John F. Kennedy High School is a high school located in Cheektowaga, New York, in the United States. It is purported to be the first public school in the United States to be named for the sitting president.

== Academics ==
Offers many classes in many subjects.

== History ==
John F. Kennedy High School was opened on September 5, 1962 and the cornerstone was laid on August 12, 1962. It would later be named for President John F. Kennedy, the first school to do so.

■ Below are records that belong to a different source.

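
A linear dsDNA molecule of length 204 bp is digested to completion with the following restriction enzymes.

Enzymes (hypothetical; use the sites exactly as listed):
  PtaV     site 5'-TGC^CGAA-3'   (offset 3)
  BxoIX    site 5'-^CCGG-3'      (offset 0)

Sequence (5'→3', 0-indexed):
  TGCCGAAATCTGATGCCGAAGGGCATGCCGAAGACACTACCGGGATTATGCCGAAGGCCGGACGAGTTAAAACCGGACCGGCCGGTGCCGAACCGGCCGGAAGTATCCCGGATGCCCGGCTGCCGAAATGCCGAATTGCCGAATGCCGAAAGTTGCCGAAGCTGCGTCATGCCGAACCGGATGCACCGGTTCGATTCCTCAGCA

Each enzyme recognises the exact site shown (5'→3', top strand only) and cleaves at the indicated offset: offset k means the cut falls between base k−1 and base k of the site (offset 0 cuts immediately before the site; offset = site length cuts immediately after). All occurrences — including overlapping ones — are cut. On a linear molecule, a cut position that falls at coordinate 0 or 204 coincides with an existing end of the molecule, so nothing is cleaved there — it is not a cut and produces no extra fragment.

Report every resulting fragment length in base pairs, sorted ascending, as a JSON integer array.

[3,4,4,4,4,5,6,7,7,8,8,8,8,9,10,11,11,12,12,13,15,16,19]

Scan for sites:
  PtaV (TGCCGAA, off=3): starts [0, 13, 25, 48, 85, 120, 128, 136, 143, 153, 169] → cuts [3, 16, 28, 51, 88, 123, 131, 139, 146, 156, 172]
  BxoIX (CCGG, off=0): starts [39, 57, 72, 77, 81, 92, 96, 107, 115, 176, 185] → cuts [39, 57, 72, 77, 81, 92, 96, 107, 115, 176, 185]

All cut coordinates (distinct, sorted): [3, 16, 28, 39, 51, 57, 72, 77, 81, 88, 92, 96, 107, 115, 123, 131, 139, 146, 156, 172, 176, 185]

Fragments:
  [0,3): 3 bp
  [3,16): 13 bp
  [16,28): 12 bp
  [28,39): 11 bp
  [39,51): 12 bp
  [51,57): 6 bp
  [57,72): 15 bp
  [72,77): 5 bp
  [77,81): 4 bp
  [81,88): 7 bp
  [88,92): 4 bp
  [92,96): 4 bp
  [96,107): 11 bp
  [107,115): 8 bp
  [115,123): 8 bp
  [123,131): 8 bp
  [131,139): 8 bp
  [139,146): 7 bp
  [146,156): 10 bp
  [156,172): 16 bp
  [172,176): 4 bp
  [176,185): 9 bp
  [185,204): 19 bp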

Until 1997, the middle school grades were housed in the high school until the district formed the new middle school.

The forester Bruce Kershner was a teacher at JFK high school until his death in 2007.

John F. Kennedy Middle School is housed in the same building as JFKHS. So that means the building houses grades 6-12, though different schools.

=== Selected former principals ===
Previous assignment and reason for departure denoted in parentheses
- Henry M. Andrzejewski-1967-1978 (Assistant Principal/Director of Athletics - John F. Kennedy High School, retired)
- Daniel F. Mahoney-1977-1996 (Principal - Woodrow Wilson Elementary, retired)
- Richard E. Andrzejewski-1996-2002 (Assistant Principal - John F. Kennedy Junior/Senior High School, retired)
- Stephen A. Bovino-2002-2007 (Assistant Principal - Williamsville South High School, named Assistant Superintendent for Human Resources of Kenmore-Town of Tonawanda Union Free School District)
- Bobbi Lin Meyers [interim]-2007 (Technology Integrator - Cheektowaga-Sloan Union Free School District, returned to position)
- Lawrence Ljungberg-2007-2010 (Principal - Global Concepts Charter School, named Dean of Instruction of Oracle Charter School)
- Kevin E. Kazmierczak–2010-2018 (Principal - Tonawanda High School, retired)
- Jeremy P. Moore–2018 (Assistant Principal - Brockport High School, named Interim Principal of Trumansburg Elementary School)
- Jason T. Zuba [interim]–2019 (Coordinator of Instructional Technology/Data & Professional Development - Cheektowaga-Sloan Union Free School District, returned to position)

== Athletics ==
Fall sports: Girls soccer, cheerleading, cross country, football, and volleyball
Winter sports: Basketball, bowling, and cheerleading
Spring sports: Baseball, softball, boys tennis, and track, and field.